Dos protestos à guerra, do inverno à energia: os desafios do novo primeiro-ministro da Ucrânia
Engenheiro de formação, Serhii Koretskyi está habituado a gerir crises em empresas problemáticas. Mas estará preparado para liderar o governo de um país em guerra? Zelensky acredita que sim.
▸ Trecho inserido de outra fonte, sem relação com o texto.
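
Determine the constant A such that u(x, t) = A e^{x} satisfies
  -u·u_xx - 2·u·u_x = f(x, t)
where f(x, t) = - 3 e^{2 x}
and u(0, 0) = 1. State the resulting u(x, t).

Answer: u(x, t) = e^{x}

Derivation:
Substitute the ansatz u = A e^{x} into the left-hand side.
Derivatives of the ansatz:
  u_xx = A e^{x}
  u_x = A e^{x}
Term by term:
  -u·u_xx = - A^{2} e^{2 x}
  -2·u·u_x = - 2 A^{2} e^{2 x}
So the left-hand side equals
  - 3 A^{2} e^{2 x}
This must equal f(x, t) = - 3 e^{2 x} identically.
Matching coefficients of the independent functions:
  [e^{2 x}]:  - 3 A^{2} = -3
These equations allow (A) = (-1) or (1).
Impose the point condition(s):
  u(0, 0) = 1  ⟹  A = 1
Only A = 1 satisfies everything.
Hence u(x, t) = e^{x}.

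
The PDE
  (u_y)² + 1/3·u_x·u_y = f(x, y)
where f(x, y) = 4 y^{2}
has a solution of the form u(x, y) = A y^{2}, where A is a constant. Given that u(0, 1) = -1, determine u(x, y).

Substitute the ansatz u = A y^{2} into the left-hand side.
Derivatives of the ansatz:
  u_y = 2 A y
  u_x = 0
Term by term:
  (u_y)² = 4 A^{2} y^{2}
  1/3·u_x·u_y = 0
So the left-hand side equals
  4 A^{2} y^{2}
This must equal f(x, y) = 4 y^{2} identically.
Matching coefficients of the independent functions:
  [y^{2}]:  4 A^{2} = 4
These equations allow (A) = (-1) or (1).
Impose the point condition(s):
  u(0, 1) = -1  ⟹  A = -1
Only A = -1 satisfies everything.
Hence u(x, y) = - y^{2}.

Answer: u(x, y) = - y^{2}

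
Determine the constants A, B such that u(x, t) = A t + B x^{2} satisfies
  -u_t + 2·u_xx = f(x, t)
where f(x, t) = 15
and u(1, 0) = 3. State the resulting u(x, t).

Answer: u(x, t) = - 3 t + 3 x^{2}

Derivation:
Substitute the ansatz u = A t + B x^{2} into the left-hand side.
Derivatives of the ansatz:
  u_t = A
  u_xx = 2 B
Term by term:
  -u_t = - A
  2·u_xx = 4 B
So the left-hand side equals
  - A + 4 B
This must equal f(x, t) = 15 identically.
Matching coefficients of the independent functions:
  [constant term]:  - A + 4 B = 15
These equations do not fix every constant; impose the point condition(s):
  u(1, 0) = 3  ⟹  B = 3
Solving the combined system: A = -3, B = 3.
Hence u(x, t) = - 3 t + 3 x^{2}.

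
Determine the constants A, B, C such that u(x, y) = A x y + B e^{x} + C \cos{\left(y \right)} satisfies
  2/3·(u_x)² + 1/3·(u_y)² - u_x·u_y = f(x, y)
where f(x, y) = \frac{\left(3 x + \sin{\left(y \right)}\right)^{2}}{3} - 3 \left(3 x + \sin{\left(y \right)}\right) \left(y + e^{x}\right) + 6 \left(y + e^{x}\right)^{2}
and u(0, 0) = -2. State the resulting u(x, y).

Substitute the ansatz u = A x y + B e^{x} + C \cos{\left(y \right)} into the left-hand side.
Derivatives of the ansatz:
  u_x = A y + B e^{x}
  u_y = A x - C \sin{\left(y \right)}
Term by term:
  2/3·(u_x)² = \frac{2 A^{2} y^{2}}{3} + \frac{4 A B y e^{x}}{3} + \frac{2 B^{2} e^{2 x}}{3}
  1/3·(u_y)² = \frac{A^{2} x^{2}}{3} - \frac{2 A C x \sin{\left(y \right)}}{3} + \frac{C^{2} \sin^{2}{\left(y \right)}}{3}
  -u_x·u_y = - A^{2} x y - A B x e^{x} + A C y \sin{\left(y \right)} + B C e^{x} \sin{\left(y \right)}
So the left-hand side equals
  \frac{A^{2} x^{2}}{3} - A^{2} x y + \frac{2 A^{2} y^{2}}{3} - A B x e^{x} + \frac{4 A B y e^{x}}{3} - \frac{2 A C x \sin{\left(y \right)}}{3} + A C y \sin{\left(y \right)} + \frac{2 B^{2} e^{2 x}}{3} + B C e^{x} \sin{\left(y \right)} + \frac{C^{2} \sin^{2}{\left(y \right)}}{3}
This must equal f(x, y) identically; expanded, f = 3 x^{2} - 9 x y - 9 x e^{x} + 2 x \sin{\left(y \right)} + 6 y^{2} + 12 y e^{x} - 3 y \sin{\left(y \right)} + 6 e^{2 x} - 3 e^{x} \sin{\left(y \right)} + \frac{\sin^{2}{\left(y \right)}}{3}.
Matching coefficients of the independent functions:
  [x^{2}]:  \frac{A^{2}}{3} = 3
  [y^{2}]:  \frac{2 A^{2}}{3} = 6
  [x y]:  - A^{2} = -9
  [x e^{x}]:  - A B = -9
  [x \sin{\left(y \right)}]:  - \frac{2 A C}{3} = 2
  [y e^{x}]:  \frac{4 A B}{3} = 12
  [y \sin{\left(y \right)}]:  A C = -3
  [e^{x} \sin{\left(y \right)}]:  B C = -3
  [e^{2 x}]:  \frac{2 B^{2}}{3} = 6
  [\sin^{2}{\left(y \right)}]:  \frac{C^{2}}{3} = \frac{1}{3}
These equations allow (A, B, C) = (-3, -3, 1) or (3, 3, -1).
Impose the point condition(s):
  u(0, 0) = -2  ⟹  B + C = -2
Only A = -3, B = -3, C = 1 satisfies everything.
Hence u(x, y) = - 3 x y - 3 e^{x} + \cos{\left(y \right)}.

Answer: u(x, y) = - 3 x y - 3 e^{x} + \cos{\left(y \right)}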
Serhii Koretskyi até está habituado a gerir crises, mas agora terá pela frente o maior desafio da sua carreira: liderar um país em guerra. O gestor, de 48 anos, foi nomeado na última quinta-feira primeiro-ministro da Ucrânia e, contrariamente à maioria dos funcionários do seu governo, não ascendeu através de partidos políticos.
Engenheiro de formação, Koretskyi fez toda uma carreira no setor empresarial, tendo gerido durante mais de duas décadas indústrias de combustíveis e alimentos antes de ter sido escolhido para liderar algumas das empresas estatais de energia mais problemáticas da Ucrânia. E tornou-as lucrativas. Não só aumentaram a produção, como foram alvo de um processo de modernização, tornaram-se uma das maiores fontes de receita do Estado.
Só que agora abraçou uma causa ainda mais complexa: vai liderar um governo de um país em guerra, atolado em problemas financeiros decorrentes do conflito com a Rússia, necessitando para tal de esgrimir perspicácia, destreza política e muita diplomacia. O facto de não ter ligações políticas nem estar ligado a oligarcas foram os pontos fortes para os quais Zelensky olhou na hora de escolher o sucessor de Yulia Svyrydenko, que estava no cargo há um ano.
Mas os desafios que Koretskyi terá pela frente serão extremamente complexos e o mandato já começou de forma conturbada. Enquanto os parlamentares votavam a sua confirmação, centenas de manifestantes reuniam-se no centro de Kiev furiosos com Zelensky, acusando-o de marginalizar injustamente o popular ministro da Defesa, Mykhailo Fedorov, na repentina reformulação do governo.
As prioridades imediatas de Koretskyi incluem proteger o debilitado sistema energético da Ucrânia, estabilizar a economia, garantir que a ajuda internacional seja gasta de forma eficaz e expandir a produção nacional de armamento, segundo o próprio explicou no parlamento. E há ainda a questão do inverno rigoroso, que Zelensky já definiu como uma prioridade.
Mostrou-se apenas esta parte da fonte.